During the first six months of the year, global passenger traffic demand witnessed single-digit growth while Middle Eastern carriers continued double-digit growth. International passenger demand in June rose 5.5 per cent compared to the same month last year, with airlines in all regions except Africa recording growth and the strongest gains among Middle East carriers. Capacity climbed 5.7 per cent and load factor dipped 0.2 percentage points to 81.4 per cent.
Demand among Middle East carriers jumped 10.8 per cent in June, the largest increase for any region, reflecting the continued strength of regional economies and solid growth in business-related premium travel. Capacity climbed just 5.9 per cent, propelling load factor up 3.7 percentage points to 82.1 per cent, IATA said in a statement.
Despite some tapering off in demand, the double-digit growth seen in the GCC remains robust, a senior analyst says. The strong growth continued even as the busiest international GCC airport, in Dubai, underwent runway upgrades. Passengers were not put off travelling or from using the new Al Maktoum International Airport.

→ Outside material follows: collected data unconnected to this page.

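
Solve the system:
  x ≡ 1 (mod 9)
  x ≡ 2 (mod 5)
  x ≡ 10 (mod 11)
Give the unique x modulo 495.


Moduli 9, 5, 11 are pairwise coprime; by CRT there is a unique solution modulo M = 9 · 5 · 11 = 495.
Solve pairwise, accumulating the modulus:
  Start with x ≡ 1 (mod 9).
  Combine with x ≡ 2 (mod 5): since gcd(9, 5) = 1, we get a unique residue mod 45.
    Write x = 1 + 9·t and substitute into x ≡ 2 (mod 5): 9·t ≡ 2 − 1 = 1 (mod 5).
    Reduce coefficients mod 5: 4·t ≡ 1 (mod 5).
    The inverse of 4 mod 5 is 4 (since 4·4 = 16 = 3·5 + 1), so t ≡ 4·1 = 4 ≡ 4 (mod 5).
    Then x = 1 + 9·4 = 37, valid modulo lcm(9, 5) = 45: x ≡ 37 (mod 45).
  Combine with x ≡ 10 (mod 11): since gcd(45, 11) = 1, we get a unique residue mod 495.
    Write x = 37 + 45·t and substitute into x ≡ 10 (mod 11): 45·t ≡ 10 − 37 = -27 (mod 11).
    Reduce coefficients mod 11: 1·t ≡ 6 (mod 11).
    So t ≡ 6 (mod 11).
    Then x = 37 + 45·6 = 307, valid modulo lcm(45, 11) = 495: x ≡ 307 (mod 495).
Verify: 307 mod 9 = 1 ✓, 307 mod 5 = 2 ✓, 307 mod 11 = 10 ✓.

x ≡ 307 (mod 495).


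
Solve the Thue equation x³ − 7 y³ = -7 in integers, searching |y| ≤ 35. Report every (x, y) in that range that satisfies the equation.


The equation is x³ - 7y³ = -7. For fixed y, x³ = 7·y³ − 7, so a solution requires the RHS to be a perfect cube.
Strategy: iterate y from -35 to 35, compute RHS = 7·y³ − 7, and check whether it is a (positive or negative) perfect cube.
Check small values of y:
  y = 0: RHS = -7 is not a perfect cube.
  y = 1: RHS = 0 = (0)³ ⇒ x = 0 works.
  y = -1: RHS = -14 is not a perfect cube.
  y = 2: RHS = 49 is not a perfect cube.
  y = -2: RHS = -63 is not a perfect cube.
  y = 3: RHS = 182 is not a perfect cube.
  y = -3: RHS = -196 is not a perfect cube.
Continuing the search up to |y| = 35 finds no further solutions beyond those listed.
Collected solutions: (0, 1).

Solutions (with |y| ≤ 35): (0, 1).


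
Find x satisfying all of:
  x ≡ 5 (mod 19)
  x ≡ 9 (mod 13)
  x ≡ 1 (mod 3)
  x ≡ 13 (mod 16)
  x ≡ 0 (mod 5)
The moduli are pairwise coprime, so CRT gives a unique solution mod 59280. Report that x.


Product of moduli M = 19 · 13 · 3 · 16 · 5 = 59280.
Merge one congruence at a time:
  Start: x ≡ 5 (mod 19).
  Combine with x ≡ 9 (mod 13); new modulus lcm = 247.
    Write x = 5 + 19·t and substitute into x ≡ 9 (mod 13): 19·t ≡ 9 − 5 = 4 (mod 13).
    Reduce coefficients mod 13: 6·t ≡ 4 (mod 13).
    The inverse of 6 mod 13 is 11 (since 6·11 = 66 = 5·13 + 1), so t ≡ 11·4 = 44 ≡ 5 (mod 13).
    Then x = 5 + 19·5 = 100, valid modulo lcm(19, 13) = 247: x ≡ 100 (mod 247).
  Combine with x ≡ 1 (mod 3); new modulus lcm = 741.
    Write x = 100 + 247·t and substitute into x ≡ 1 (mod 3): 247·t ≡ 1 − 100 = -99 (mod 3).
    Reduce coefficients mod 3: 1·t ≡ 0 (mod 3).
    So t ≡ 0 (mod 3).
    Then x = 100 + 247·0 = 100, valid modulo lcm(247, 3) = 741: x ≡ 100 (mod 741).
  Combine with x ≡ 13 (mod 16); new modulus lcm = 11856.
    Write x = 100 + 741·t and substitute into x ≡ 13 (mod 16): 741·t ≡ 13 − 100 = -87 (mod 16).
    Reduce coefficients mod 16: 5·t ≡ 9 (mod 16).
    The inverse of 5 mod 16 is 13 (since 5·13 = 65 = 4·16 + 1), so t ≡ 13·9 = 117 ≡ 5 (mod 16).
    Then x = 100 + 741·5 = 3805, valid modulo lcm(741, 16) = 11856: x ≡ 3805 (mod 11856).
  Combine with x ≡ 0 (mod 5); new modulus lcm = 59280.
    Write x = 3805 + 11856·t and substitute into x ≡ 0 (mod 5): 11856·t ≡ 0 − 3805 = -3805 (mod 5).
    Reduce coefficients mod 5: 1·t ≡ 0 (mod 5).
    So t ≡ 0 (mod 5).
    Then x = 3805 + 11856·0 = 3805, valid modulo lcm(11856, 5) = 59280: x ≡ 3805 (mod 59280).
Verify against each original: 3805 mod 19 = 5, 3805 mod 13 = 9, 3805 mod 3 = 1, 3805 mod 16 = 13, 3805 mod 5 = 0.

x ≡ 3805 (mod 59280).


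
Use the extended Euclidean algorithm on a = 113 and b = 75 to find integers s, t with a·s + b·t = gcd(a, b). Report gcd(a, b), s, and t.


Euclidean algorithm on (113, 75) — divide until remainder is 0:
  113 = 1 · 75 + 38
  75 = 1 · 38 + 37
  38 = 1 · 37 + 1
  37 = 37 · 1 + 0
gcd(113, 75) = 1.
Track Bezout coefficients alongside the remainders: start with r₀ = 113 = a·1 + b·0 (s = 1, t = 0) and r₁ = 75 = a·0 + b·1 (s = 0, t = 1); each new remainder r_{k+1} = r_{k-1} − q_k·r_k inherits s_{k+1} = s_{k-1} − q_k·s_k, t_{k+1} = t_{k-1} − q_k·t_k, so r_k = a·s_k + b·t_k at every step:
  q = 1: r = 38, s = 1 − 1·0 = 1, t = 0 − 1·1 = -1  (check: 113·1 + 75·(-1) = 38)
  q = 1: r = 37, s = 0 − 1·1 = -1, t = 1 − 1·(-1) = 2  (check: 113·(-1) + 75·2 = 37)
  q = 1: r = 1, s = 1 − 1·(-1) = 2, t = -1 − 1·2 = -3  (check: 113·2 + 75·(-3) = 1)
The row with r = 1 (the gcd) gives the Bezout coefficients s = 2, t = -3.
Result: 113 · (2) + 75 · (-3) = 1.

gcd(113, 75) = 1; s = 2, t = -3 (check: 113·2 + 75·(-3) = 1).


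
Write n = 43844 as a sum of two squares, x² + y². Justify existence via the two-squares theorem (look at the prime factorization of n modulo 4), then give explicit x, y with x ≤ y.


Step 1: Factor n = 43844 = 2^2 · 97 · 113.
Step 2: Check the mod-4 condition on each prime factor: 2 = 2 (special); 97 ≡ 1 (mod 4), exponent 1; 113 ≡ 1 (mod 4), exponent 1.
All primes ≡ 3 (mod 4) appear to even exponent (or don't appear), so by the two-squares theorem n IS expressible as a sum of two squares.
Step 3: Build a representation. Group n = k² · m with k = 2 and m = 97 · 113 = 10961 (a product of primes ≡ 1 (mod 4)); a representation of m scales to one of n via (k·x)² + (k·y)² = k²(x² + y²). Each prime p ≡ 1 (mod 4) is itself a sum of two squares; find a² by testing p − a² for a perfect square:
  97: 97 − 1² = 96, 97 − 2² = 93, 97 − 3² = 88, 97 − 4² = 81 = 9² ⇒ 97 = 4² + 9².
  113: 113 − 1² = 112, 113 − 2² = 109, 113 − 3² = 104, 113 − 4² = 97, 113 − 5² = 88, 113 − 6² = 77, 113 − 7² = 64 = 8² ⇒ 113 = 7² + 8².
  Combine using the Brahmagupta–Fibonacci identity (a² + b²)(c² + d²) = (ac − bd)² + (ad + bc)² = (ac + bd)² + (ad − bc)²:
  97 · 113 = 10961: from (4² + 9²)(7² + 8²), take (4·7 − 9·8, 4·8 + 9·7) = (28 − 72, 32 + 63) = (-44, 95); dropping signs (only squares matter) gives (44, 95); check 44² + 95² = 1936 + 9025 = 10961 ✓.
  Scale by k = 2: (2·44, 2·95) = (88, 190).
Step 4: Order so x ≤ y and verify: 88² + 190² = 7744 + 36100 = 43844 = n. ✓

n = 43844 = 88² + 190² (one valid representation with x ≤ y).


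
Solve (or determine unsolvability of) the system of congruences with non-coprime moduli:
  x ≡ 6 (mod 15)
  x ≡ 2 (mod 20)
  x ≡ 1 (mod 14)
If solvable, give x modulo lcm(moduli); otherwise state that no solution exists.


Moduli 15, 20, 14 are not pairwise coprime, so CRT works modulo lcm(m_i) when all pairwise compatibility conditions hold.
Pairwise compatibility: gcd(m_i, m_j) must divide a_i - a_j for every pair.
Merge one congruence at a time:
  Start: x ≡ 6 (mod 15).
  Combine with x ≡ 2 (mod 20): gcd(15, 20) = 5, and 2 - 6 = -4 is NOT divisible by 5.
    ⇒ system is inconsistent (no integer solution).

No solution (the system is inconsistent).


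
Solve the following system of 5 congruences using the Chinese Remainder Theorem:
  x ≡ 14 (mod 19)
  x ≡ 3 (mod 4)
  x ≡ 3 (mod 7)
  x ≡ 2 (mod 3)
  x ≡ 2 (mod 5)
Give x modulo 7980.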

“Its clear that the global proliferation of routes, new services and more lower fares are stimulating passenger demand and we’ll continue to see that demand rising as 2014 comes to a close,” Saj Ahmad, chief analyst at London-based StrategicAero Research, told Khaleej Times.
Globally, total revenue passenger kilometers (RPKs) rose 4.7 per cent over the year-ago period, which was below the 6.2 per cent year-on-year increase recorded in May 2014. June capacity (available seat kilometers or ASKs) increased by 5 per cent, causing load factor to slip 0.2 percentage points to 81.5 per cent.
“Demand for air travel and the connectivity it provides remains strong. But uncertainty in the global political and economic climate has the potential to negatively impact demand. Risk is today’s reality, whether it’s conflict in the Middle East, sanctions and an impending trade war with Russia, possible default in Argentina or the Ebola outbreak in Western Africa. All have the potential to dent demand. We are optimistic that the industry will still end the year with an improvement in profitability over 2013. But the regional impact of some of these risks will challenge some airlines more than others,” said IATA’s director general and CEO, Tony Tyler.
“One of the biggest regional challenges could be Ebola. Travelers should be reassured that airlines are coordinating closely with the World Health Organisation (WHO) and the International Civil Aviation Organization (ICAO). WHO currently advises that the risk to travelers is low and is not recommending travel restrictions or border closings. If, however, a passenger feels unwell it is always advised that they seek the advice of a doctor before traveling,” Tyler said.